Speaking on RTÉ’s This Week, Doug Frantz said rising global inequality had given rise to populist figures like Mr Trump, which he said was "very close to the definition of fascism".

Mr Frantz said: "I’m not suggesting yet that Donald Trump, for instance is a fascist, but if you look at fascist appeal, if you look at the fears that they exploit, if you look at the class divisions they exploit, if you look at the basis ‘us and them’ that Donald Trump sets up, that Hitler set up, that Mussolini set up, then you can begin to at least be concerned and I’m concerned: I think any right-minded person should be concerned".

Mr Frantz also said that the prospect of Mr Trump winning the US Presidency represented "a real threat".

"The person who sits in the White House is the most powerful person in the world and if that person is someone who follows every whim and appeals to the most base instincts of a population, then we’re all under real threat".

Founded in 1966, the Organisation of Economic Co-operation and Development promotes "policies that will improve the economic and social well-being of people around the world".

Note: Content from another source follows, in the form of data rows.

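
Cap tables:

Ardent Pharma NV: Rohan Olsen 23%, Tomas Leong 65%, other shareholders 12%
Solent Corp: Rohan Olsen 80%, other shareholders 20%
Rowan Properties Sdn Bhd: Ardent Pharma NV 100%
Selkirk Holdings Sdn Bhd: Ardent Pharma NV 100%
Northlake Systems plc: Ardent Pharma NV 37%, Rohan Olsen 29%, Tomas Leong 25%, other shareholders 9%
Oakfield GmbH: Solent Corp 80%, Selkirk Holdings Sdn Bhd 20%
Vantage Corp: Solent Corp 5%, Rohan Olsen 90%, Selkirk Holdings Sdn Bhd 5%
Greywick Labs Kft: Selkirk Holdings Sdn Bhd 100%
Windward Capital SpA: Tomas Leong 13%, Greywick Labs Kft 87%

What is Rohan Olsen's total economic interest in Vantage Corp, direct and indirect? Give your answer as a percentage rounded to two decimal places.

Rohan reaches Vantage along 3 paths.
Via Solent: 80% × 5% = 4%.
Direct stake: 90% = 90%.
Via Ardent → Selkirk: 23% × 100% × 5% = 1.15%.
Total: 4% + 90% + 1.15% = 95.15%.

95.15%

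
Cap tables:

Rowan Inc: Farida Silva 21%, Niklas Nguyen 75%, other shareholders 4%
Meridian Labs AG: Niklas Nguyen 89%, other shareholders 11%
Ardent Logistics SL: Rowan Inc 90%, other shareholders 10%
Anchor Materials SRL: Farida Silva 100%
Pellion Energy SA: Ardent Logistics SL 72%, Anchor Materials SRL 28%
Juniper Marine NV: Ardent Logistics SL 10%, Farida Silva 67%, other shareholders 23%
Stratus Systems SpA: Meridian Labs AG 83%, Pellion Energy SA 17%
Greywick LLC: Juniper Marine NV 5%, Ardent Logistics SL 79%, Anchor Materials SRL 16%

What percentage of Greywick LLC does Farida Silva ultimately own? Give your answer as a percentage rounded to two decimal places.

34.38%

Farida reaches Greywick along 4 paths.
Via Rowan → Ardent → Juniper: 21% × 90% × 10% × 5% = 0.0945%.
Via Juniper: 67% × 5% = 3.35%.
Via Rowan → Ardent: 21% × 90% × 79% = 14.931%.
Via Anchor: 100% × 16% = 16%.
Total: 0.0945% + 3.35% + 14.931% + 16% = 34.3755%.
Rounded: 34.38%.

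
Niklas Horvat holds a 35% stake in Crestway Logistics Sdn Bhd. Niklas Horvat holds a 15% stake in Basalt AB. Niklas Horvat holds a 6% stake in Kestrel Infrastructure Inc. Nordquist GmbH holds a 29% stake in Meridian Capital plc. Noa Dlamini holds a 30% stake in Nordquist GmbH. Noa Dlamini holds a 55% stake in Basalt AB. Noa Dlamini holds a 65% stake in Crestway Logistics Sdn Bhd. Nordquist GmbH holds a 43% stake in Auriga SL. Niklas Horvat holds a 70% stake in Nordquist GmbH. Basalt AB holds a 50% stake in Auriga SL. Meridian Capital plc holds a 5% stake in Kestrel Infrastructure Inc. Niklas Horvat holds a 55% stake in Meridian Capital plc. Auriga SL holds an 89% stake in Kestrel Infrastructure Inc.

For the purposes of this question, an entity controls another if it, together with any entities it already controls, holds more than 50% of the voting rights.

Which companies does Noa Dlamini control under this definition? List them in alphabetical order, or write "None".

Basalt AB, Crestway Logistics Sdn Bhd

Noa holds 55% of Basalt, so Noa controls Basalt.
Noa holds 65% of Crestway, so Noa controls Crestway.
No other company's threshold is met.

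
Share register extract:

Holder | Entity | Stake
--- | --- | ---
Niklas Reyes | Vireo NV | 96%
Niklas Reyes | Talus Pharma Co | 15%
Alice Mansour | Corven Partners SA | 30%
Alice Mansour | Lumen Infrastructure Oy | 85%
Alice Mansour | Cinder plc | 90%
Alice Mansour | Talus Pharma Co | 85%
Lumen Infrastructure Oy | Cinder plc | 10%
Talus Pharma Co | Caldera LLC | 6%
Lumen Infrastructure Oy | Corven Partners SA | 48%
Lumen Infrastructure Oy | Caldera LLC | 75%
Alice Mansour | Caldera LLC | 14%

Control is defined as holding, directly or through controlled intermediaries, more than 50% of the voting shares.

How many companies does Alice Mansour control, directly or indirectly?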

The organisation’s Base Erosion and Profit Shifting, which targets aggressive tax-avoidance by companies was endorsed by the G20 in February.

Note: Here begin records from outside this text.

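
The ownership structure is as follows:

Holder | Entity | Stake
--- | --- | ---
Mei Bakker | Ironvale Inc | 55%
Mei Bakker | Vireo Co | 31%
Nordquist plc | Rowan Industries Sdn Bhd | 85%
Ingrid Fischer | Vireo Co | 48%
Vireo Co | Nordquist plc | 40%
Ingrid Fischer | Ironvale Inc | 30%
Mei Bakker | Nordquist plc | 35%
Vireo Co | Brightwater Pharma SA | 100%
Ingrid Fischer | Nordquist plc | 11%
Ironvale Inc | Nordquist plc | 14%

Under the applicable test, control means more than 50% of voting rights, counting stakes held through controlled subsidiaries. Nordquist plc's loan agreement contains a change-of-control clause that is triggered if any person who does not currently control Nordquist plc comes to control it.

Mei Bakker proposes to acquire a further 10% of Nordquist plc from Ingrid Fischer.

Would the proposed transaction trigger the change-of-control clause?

The purchase adds only to Mei's holdings (Ingrid's stake shrinks), so Mei is the only person who could newly come to control Nordquist.
Mei holds 55% of Ironvale, so Mei controls Ironvale.
In Nordquist, Mei's side holds only 35% + 14% = 49%, not > 50%.
So before the transaction, Mei does not control Nordquist.
After the purchase, Mei's direct stake in Nordquist rises to 35% + 10% = 45%, and Ingrid's stake falls to 1%.
Mei and Ironvale together hold 45% + 14% = 59% of Nordquist, so Mei controls Nordquist.
Mei did not control Nordquist before and does after, so the clause is triggered.

Yes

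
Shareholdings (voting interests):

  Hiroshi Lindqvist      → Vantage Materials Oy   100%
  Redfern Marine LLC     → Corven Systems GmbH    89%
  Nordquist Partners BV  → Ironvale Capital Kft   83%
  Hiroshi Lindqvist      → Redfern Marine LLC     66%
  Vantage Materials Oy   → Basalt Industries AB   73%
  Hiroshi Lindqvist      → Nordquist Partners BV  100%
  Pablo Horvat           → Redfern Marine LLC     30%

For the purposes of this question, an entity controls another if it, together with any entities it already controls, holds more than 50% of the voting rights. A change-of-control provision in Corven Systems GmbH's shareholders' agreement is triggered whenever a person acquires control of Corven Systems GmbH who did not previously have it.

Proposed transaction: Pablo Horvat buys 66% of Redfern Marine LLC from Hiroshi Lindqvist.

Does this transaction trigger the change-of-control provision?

Yes

The purchase adds only to Pablo's holdings (Hiroshi's stake shrinks), so Pablo is the only person who could newly come to control Corven.
Pablo's largest direct stake is 30% in Redfern, which does not meet the threshold, so Pablo controls no company.
Neither Pablo nor any entity Pablo controls holds any voting interest in Corven.
So before the transaction, Pablo does not control Corven.
After the purchase, Pablo's direct stake in Redfern rises to 30% + 66% = 96%, and Hiroshi's stake falls to 0%.
Pablo holds 96% of Redfern, so Pablo controls Redfern.
Redfern holds 89% of Corven, so Pablo controls Corven.
Pablo did not control Corven before and does after, so the clause is triggered.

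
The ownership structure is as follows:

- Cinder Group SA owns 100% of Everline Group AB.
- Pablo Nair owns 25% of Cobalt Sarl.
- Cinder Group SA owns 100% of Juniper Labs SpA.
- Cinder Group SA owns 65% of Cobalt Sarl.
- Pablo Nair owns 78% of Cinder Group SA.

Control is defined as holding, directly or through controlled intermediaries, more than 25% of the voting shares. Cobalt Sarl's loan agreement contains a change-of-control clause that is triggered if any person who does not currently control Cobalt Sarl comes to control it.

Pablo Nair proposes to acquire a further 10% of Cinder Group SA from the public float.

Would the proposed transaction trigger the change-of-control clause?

The purchase changes only Pablo's holdings, so Pablo is the only person who could newly come to control Cobalt.
Pablo holds 78% of Cinder, so Pablo controls Cinder.
Pablo and Cinder together hold 25% + 65% = 90% of Cobalt, so Pablo controls Cobalt.
So Pablo already controls Cobalt before the transaction.
After the purchase, Pablo's direct stake in Cinder rises to 78% + 10% = 88%.
Pablo controlled Cobalt already, so this is not a new person acquiring control; every other person's position is unchanged or reduced.
No new person acquires control, so the clause is not triggered.

No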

Asked what his assessment of Ireland’s tax regime was, Mr Frantz said "I think the responsibility belongs to the US Congress for its repeated failure for decades to reform the corporate tax structure in the United States and also an equal share of the blame goes to greedy multinational enterprises that search for the best tax opportunities available for them.

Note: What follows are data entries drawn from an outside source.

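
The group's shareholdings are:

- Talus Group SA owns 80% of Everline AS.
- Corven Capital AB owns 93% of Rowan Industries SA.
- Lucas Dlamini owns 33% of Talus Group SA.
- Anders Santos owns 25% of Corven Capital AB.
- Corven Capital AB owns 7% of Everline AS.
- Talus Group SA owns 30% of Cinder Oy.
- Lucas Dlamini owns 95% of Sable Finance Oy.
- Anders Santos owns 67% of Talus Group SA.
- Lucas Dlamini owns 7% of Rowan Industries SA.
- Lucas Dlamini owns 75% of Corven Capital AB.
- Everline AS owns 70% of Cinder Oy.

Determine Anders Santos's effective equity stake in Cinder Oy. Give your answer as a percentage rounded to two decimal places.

58.85%

Anders reaches Cinder along 3 paths.
Via Talus → Everline: 67% × 80% × 70% = 37.52%.
Via Corven → Everline: 25% × 7% × 70% = 1.225%.
Via Talus: 67% × 30% = 20.1%.
Total: 37.52% + 1.225% + 20.1% = 58.845%.
Rounded: 58.85%.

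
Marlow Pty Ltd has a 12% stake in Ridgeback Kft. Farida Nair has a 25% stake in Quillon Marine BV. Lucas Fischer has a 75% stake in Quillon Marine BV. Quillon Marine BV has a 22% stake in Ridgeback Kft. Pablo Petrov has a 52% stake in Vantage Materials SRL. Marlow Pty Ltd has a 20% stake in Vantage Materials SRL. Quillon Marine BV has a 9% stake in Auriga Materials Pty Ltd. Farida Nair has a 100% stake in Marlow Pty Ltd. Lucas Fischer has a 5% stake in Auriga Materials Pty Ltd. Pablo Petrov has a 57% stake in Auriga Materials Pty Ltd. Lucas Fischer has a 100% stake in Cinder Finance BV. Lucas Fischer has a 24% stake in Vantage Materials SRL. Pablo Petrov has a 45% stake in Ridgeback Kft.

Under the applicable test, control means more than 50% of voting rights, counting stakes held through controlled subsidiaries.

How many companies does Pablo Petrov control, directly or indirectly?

Pablo holds 57% of Auriga, so Pablo controls Auriga.
Pablo holds 52% of Vantage, so Pablo controls Vantage.
No other company's threshold is met.
Pablo controls 2 companies.

2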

"I think that the idea that your only responsibility as a CEO is to the shareholders is wrong. I think you have social responsibilities, I think you have responsibilities to your workforce and I think that those responsibilities mean you should pay your own fair share of taxes...We need to make it less palatable for multinational enterprises to engage in these legal tax avoidance measures".

'Panama papers brought shame to country'

Mr Frantz, a former Pulitzer prize-winning investigative journalist and a former employee of the US State Department, said he believed the leaking of the Panama Papers, which exposed the offshore tax arrangements offered by Panama had "shamed" the Central American country.

"The Panama Papers has shamed Panama and rightly so" he said.

"Panama has had a ‘come to Jesus’ moment and we’ve seen them around the OECD lately. They’re looking for a way out of this hall of shame in which they find themselves."

Speaking in Brussels at the European Commission’s European Development Day conference, Mr Frantz also told RTÉ that he believed the controversial €6bn EU-Turkey deal on migration, visas and trade amounted to "extortion".

"I think it’s extortion because Tayyip Erdogan, the President of Turkey has demanded in exchange for this money; in exchange for allowing the EU to outsource its migration problem to Turkey; he’s demanding visa-free access to the EU for Turkey; he’s demanding an acceleration of Turkey’s accession package and this comes at a time when Turkey is moving in completely the other direction in terms of what you want in the European Union, I’m sorry to say". 

Mr Frantz the said the president of Turkey, an OECD member had "become a very authoritarian leader".

"Human rights are at risk in Turkey; freedom of expression is disappearing in Turkey; and so you have this very bad political situation in Turkey and yet Europe, because it doesn’t want to develop its own policies and spend this money where it should is outsourcing this problem to Turkey: I think that’s a pretty classic definition of extortion", he said.